Selective Inhibition of HDAC3 Targets Synthetic Vulnerabilities and Activates Immune Surveillance in Lymphoma

Abstract

CREBBP mutations are highly recurrent in B-cell lymphomas and either inactivate its histone acetyltransferase (HAT) domain or truncate the protein. Herein, we show that these two classes of mutations yield different degrees of disruption of the epigenome, with HAT mutations being more severe and associated with inferior clinical outcome. Genes perturbed by CREBBP mutation are direct targets of the BCL6/HDAC3 onco-repressor complex.
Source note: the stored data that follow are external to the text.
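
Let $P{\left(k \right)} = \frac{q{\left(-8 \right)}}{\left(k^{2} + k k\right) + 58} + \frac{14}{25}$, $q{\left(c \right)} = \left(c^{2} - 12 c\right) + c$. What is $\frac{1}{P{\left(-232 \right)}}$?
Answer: $\frac{1346325}{755842} \approx 1.7812$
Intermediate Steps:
$q{\left(c \right)} = c^{2} - 11 c$
$P{\left(k \right)} = \frac{14}{25} + \frac{152}{58 + 2 k^{2}}$ ($P{\left(k \right)} = \frac{\left(-8\right) \left(-11 - 8\right)}{\left(k^{2} + k k\right) + 58} + \frac{14}{25} = \frac{\left(-8\right) \left(-19\right)}{\left(k^{2} + k^{2}\right) + 58} + 14 \cdot \frac{1}{25} = \frac{152}{2 k^{2} + 58} + \frac{14}{25} = \frac{152}{58 + 2 k^{2}} + \frac{14}{25} = \frac{14}{25} + \frac{152}{58 + 2 k^{2}}$)
$\frac{1}{P{\left(-232 \right)}} = \frac{1}{\frac{2}{25} \frac{1}{29 + \left(-232\right)^{2}} \left(1153 + 7 \left(-232\right)^{2}\right)} = \frac{1}{\frac{2}{25} \frac{1}{29 + 53824} \left(1153 + 7 \cdot 53824\right)} = \frac{1}{\frac{2}{25} \cdot \frac{1}{53853} \left(1153 + 376768\right)} = \frac{1}{\frac{2}{25} \cdot \frac{1}{53853} \cdot 377921} = \frac{1}{\frac{755842}{1346325}} = \frac{1346325}{755842}$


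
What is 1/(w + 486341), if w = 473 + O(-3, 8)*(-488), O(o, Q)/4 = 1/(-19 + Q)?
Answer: 11/5356906 ≈ 2.0534e-6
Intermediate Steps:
O(o, Q) = 4/(-19 + Q)
w = 7155/11 (w = 473 + (4/(-19 + 8))*(-488) = 473 + (4/(-11))*(-488) = 473 + (4*(-1/11))*(-488) = 473 - 4/11*(-488) = 473 + 1952/11 = 7155/11 ≈ 650.45)
1/(w + 486341) = 1/(7155/11 + 486341) = 1/(5356906/11) = 11/5356906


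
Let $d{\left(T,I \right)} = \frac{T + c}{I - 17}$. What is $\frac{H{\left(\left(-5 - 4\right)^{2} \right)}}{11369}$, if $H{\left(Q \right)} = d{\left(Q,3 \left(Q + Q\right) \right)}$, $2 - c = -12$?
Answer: $\frac{95}{5332061} \approx 1.7817 \cdot 10^{-5}$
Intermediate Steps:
$c = 14$ ($c = 2 - -12 = 2 + 12 = 14$)
$d{\left(T,I \right)} = \frac{14 + T}{-17 + I}$ ($d{\left(T,I \right)} = \frac{T + 14}{I - 17} = \frac{14 + T}{-17 + I}$)
$H{\left(Q \right)} = \frac{14 + Q}{-17 + 6 Q}$ ($H{\left(Q \right)} = \frac{14 + Q}{-17 + 3 \left(Q + Q\right)} = \frac{14 + Q}{-17 + 3 \cdot 2 Q} = \frac{14 + Q}{-17 + 6 Q}$)
$\frac{H{\left(\left(-5 - 4\right)^{2} \right)}}{11369} = \frac{\frac{1}{-17 + 6 \left(-5 - 4\right)^{2}} \left(14 + \left(-5 - 4\right)^{2}\right)}{11369} = \frac{14 + \left(-9\right)^{2}}{-17 + 6 \left(-9\right)^{2}} \cdot \frac{1}{11369} = \frac{14 + 81}{-17 + 6 \cdot 81} \cdot \frac{1}{11369} = \frac{1}{-17 + 486} \cdot 95 \cdot \frac{1}{11369} = \frac{1}{469} \cdot 95 \cdot \frac{1}{11369} = \frac{95}{469} \cdot \frac{1}{11369} = \frac{95}{5332061}$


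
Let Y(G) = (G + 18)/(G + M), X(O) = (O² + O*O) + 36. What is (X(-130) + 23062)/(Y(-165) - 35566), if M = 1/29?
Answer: -272200032/170143481 ≈ -1.5998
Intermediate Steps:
M = 1/29 ≈ 0.034483
X(O) = 36 + 2*O² (X(O) = (O² + O²) + 36 = 2*O² + 36 = 36 + 2*O²)
Y(G) = (18 + G)/(1/29 + G) (Y(G) = (G + 18)/(G + 1/29) = (18 + G)/(1/29 + G))
(X(-130) + 23062)/(Y(-165) - 35566) = ((36 + 2*(-130)²) + 23062)/(29*(18 - 165)/(1 + 29*(-165)) - 35566) = ((36 + 2*16900) + 23062)/(29*(-147)/(1 - 4785) - 35566) = ((36 + 33800) + 23062)/(29*(-147)/(-4784) - 35566) = (33836 + 23062)/(29*(-1/4784)*(-147) - 35566) = 56898/(4263/4784 - 35566) = 56898/(-170143481/4784) = 56898*(-4784/170143481) = -272200032/170143481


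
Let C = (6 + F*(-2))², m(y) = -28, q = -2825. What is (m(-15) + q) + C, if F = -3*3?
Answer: -2277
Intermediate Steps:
F = -9
C = 576 (C = (6 - 9*(-2))² = (6 + 18)² = 24² = 576)
(m(-15) + q) + C = (-28 - 2825) + 576 = -2853 + 576 = -2277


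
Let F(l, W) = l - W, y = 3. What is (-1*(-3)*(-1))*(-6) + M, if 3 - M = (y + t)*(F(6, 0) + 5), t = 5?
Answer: -67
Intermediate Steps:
M = -85 (M = 3 - (3 + 5)*((6 - 1*0) + 5) = 3 - 8*((6 + 0) + 5) = 3 - 8*(6 + 5) = 3 - 8*11 = 3 - 1*88 = 3 - 88 = -85)
(-1*(-3)*(-1))*(-6) + M = (-1*(-3)*(-1))*(-6) - 85 = (3*(-1))*(-6) - 85 = -3*(-6) - 85 = 18 - 85 = -67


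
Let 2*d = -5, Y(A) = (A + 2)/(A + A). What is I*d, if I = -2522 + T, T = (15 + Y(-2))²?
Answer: 11485/2 ≈ 5742.5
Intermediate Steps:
Y(A) = (2 + A)/(2*A) (Y(A) = (2 + A)/((2*A)) = (2 + A)*(1/(2*A)) = (2 + A)/(2*A))
T = 225 (T = (15 + (½)*(2 - 2)/(-2))² = (15 + (½)*(-½)*0)² = (15 + 0)² = 15² = 225)
d = -5/2 (d = (½)*(-5) = -5/2 ≈ -2.5000)
I = -2297 (I = -2522 + 225 = -2297)
I*d = -2297*(-5/2) = 11485/2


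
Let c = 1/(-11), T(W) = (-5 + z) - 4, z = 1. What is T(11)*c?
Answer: 8/11 ≈ 0.72727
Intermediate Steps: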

Accordingly, we show that HDAC3 selective inhibitors reverse CREBBP mutant aberrant epigenetic programming resulting in: a) growth inhibition of lymphoma cells through induction of BCL6 target genes such as CDKN1A and b) restoration of immune surveillance due to induction of BCL6-repressed IFN pathway and antigen presentation genes. By reactivating these genes, exposure to HDAC3 inhibitor restored the ability of tumor infiltrating lymphocytes to kill DLBCL cells in an MHC class I and II dependent manner, and synergized with PD-L1 blockade in a syngeneic model in vivo. Hence HDAC3 inhibition represents a novel mechanism-based immune-epigenetic therapy for CREBBP mutant lymphomas.